Poincaré–Einstein Manifolds: Compactifications of Poincaré–Einstein manifolds are naturally smooth metric measure spaces. My work on D-N operators and sharp Sobolev trace inequalities generalizes to smooth metric measure spaces to yield realizations of general fractional GJMS operators as D-N operators with weights and to sharp weighted Sobolev trace inequalities, respectively. I expect much of my other work on manifolds with boundary to generalize to this setting.
CR manifolds are the abstract analogues of boundaries of domains in Cn. My research is focused on strictly pseudoconvex CR manifolds; there are strong analogies between such manifolds and conformal classes of Riemannian manifolds. The CR plurharmonic functions — functions which are locally the real part of a CR function — form a nontrivial CR invariant subspace of the space of smooth functions. Paul Yang and I introduced a CR invariant operator, the P'-operator, acting on these functions in dimension three which behaves like the Paneitz operator; the analoguous GJMS-type operator is now known in all dimensions. Among the nice properties of this operator and the associated Q'-curvature are the following:
it provides a way to uniformize many CR three-manifolds;
it is closely related to a topological invariant in three- and five-dimensions.
This last point is related to the fact that the total Q'-curvature us a global secondary invariant of closed CR manifolds; i.e. it is independent of the choice of pseudo-Einstein contact form. Yuya Takeuchi and I constructed a large family of global secondary invariants which are not integrals of local CR invariants; this is in sharp contrast to the classification of global conformal invariants. We also conjecture that all global secondary invariants are a linear combination of the total Q'-curvature, our global secondary invariants, and the integral of a local CR invariant.
CR manifolds can also be regarded as odd-dimensional analogues of complex manifolds. If one forgets the complex structure, CR manifolds are contact manifolds, the odd-dimensional analogue of symplectic manifolds.

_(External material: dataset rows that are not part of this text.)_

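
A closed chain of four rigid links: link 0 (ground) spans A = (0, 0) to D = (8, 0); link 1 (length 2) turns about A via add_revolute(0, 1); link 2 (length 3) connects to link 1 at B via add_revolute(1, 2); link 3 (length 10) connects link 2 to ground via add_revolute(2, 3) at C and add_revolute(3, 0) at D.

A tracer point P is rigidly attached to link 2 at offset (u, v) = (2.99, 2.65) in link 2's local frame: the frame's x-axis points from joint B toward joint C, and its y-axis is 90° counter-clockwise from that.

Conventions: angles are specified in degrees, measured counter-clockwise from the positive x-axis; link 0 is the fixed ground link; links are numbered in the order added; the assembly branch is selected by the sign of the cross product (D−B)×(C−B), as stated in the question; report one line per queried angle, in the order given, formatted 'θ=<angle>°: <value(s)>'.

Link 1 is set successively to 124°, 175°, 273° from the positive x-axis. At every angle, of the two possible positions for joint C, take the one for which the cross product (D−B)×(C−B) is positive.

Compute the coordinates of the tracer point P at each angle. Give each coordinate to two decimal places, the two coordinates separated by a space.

A=(0,0), D=(8.00,0)
θ=124°: B = A + 2.00·(cos124°, sin124°) = (-1.1184, 1.6581)
θ=124°: |BD| = 9.2679
θ=124°: circle(B,3.00) ∩ circle(D,10.00): a=-0.2755, h=2.9873
θ=124°:   candidates: C₊=(-0.8550,4.6465) cross=27.686; C₋=(-1.9238,-1.2318) cross=-27.686
θ=124°:   branch + wants cross > 0 → take C=(-0.8550,4.6465) (cross=27.686)
θ=124°: ex = (C−B)/|BC| = (0.0878,0.9961); ey = (-0.9961,0.0878)
θ=124°: P = B + 2.99·ex + 2.65·ey = (-3.4956,4.8692)
θ=175°: B = A + 2.00·(cos175°, sin175°) = (-1.9924, 0.1743)
θ=175°: |BD| = 9.9939
θ=175°: circle(B,3.00) ∩ circle(D,10.00): a=0.4442, h=2.9669
θ=175°:   candidates: C₊=(-1.4965,3.1330) cross=29.651; C₋=(-1.6000,-2.7999) cross=-29.651
θ=175°:   branch + wants cross > 0 → take C=(-1.4965,3.1330) (cross=29.651)
θ=175°: ex = (C−B)/|BC| = (0.1653,0.9862); ey = (-0.9862,0.1653)
θ=175°: P = B + 2.99·ex + 2.65·ey = (-4.1117,3.5612)
θ=273°: B = A + 2.00·(cos273°, sin273°) = (0.1047, -1.9973)
θ=273°: |BD| = 8.1440
θ=273°: circle(B,3.00) ∩ circle(D,10.00): a=-1.5149, h=2.5894
θ=273°:   candidates: C₊=(-1.9990,0.1416) cross=21.088; C₋=(-0.7289,-4.8791) cross=-21.088
θ=273°:   branch + wants cross > 0 → take C=(-1.9990,0.1416) (cross=21.088)
θ=273°: ex = (C−B)/|BC| = (-0.7012,0.7129); ey = (-0.7129,-0.7012)
θ=273°: P = B + 2.99·ex + 2.65·ey = (-3.8813,-1.7238)

θ=124°: -3.50 4.87
θ=175°: -4.11 3.56
θ=273°: -3.88 -1.72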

I recently introduced the Rumin algebra as a "better" way to study the cohomology of contact and CR manifolds in analogy with the role of the de Rham algebra on complex manifolds.
I am actively working on understanding Q-curvature operators on CR manifolds. I currently believe that they give the best approach to studying the Lee Conjecture, which posits that a closed, strictly pseudoconvex, embeddable CR manifold admits a pseudo-Einstein contact form if and only if its real first Chern class vanishes.
Notes
I have written some simple notes containing computations or explanations of various mathematical ideas I've tried to learn. I can't promise completeness or accuracy, though I hope they might be useful. If you have any comments, corrections, or suggestions, I would be happy to receive them.
A semi-formal write-up of my notes on the tractor calculus as it appears in conformal geometry, which I wrote as I learned the subject.
Some computations involving the fourth order Q-curvature: A formula for the first variation of the total Q-curvature in all dimensions and a formula relating the Q-curvature and the length of a particular type of tracefree symmetric (0,2)-tractor.
A derivation of the factorization of the GJMS operators at Einstein metrics.
A complete description of the Q-curvature operators on three-dimensional CR manifolds, including their relation to the P'-operator and their role in constructing Q-flat contact forms.
A derivation of the Gauss–Bonnet–Chern formula in terms of the total Q-curvature and integrals of local conformal invariants in dimensions up to six.
A detailed derivation of the Merkulov model of an A∞-algebra with higher multiplications mk=0 for all k ≥ 4.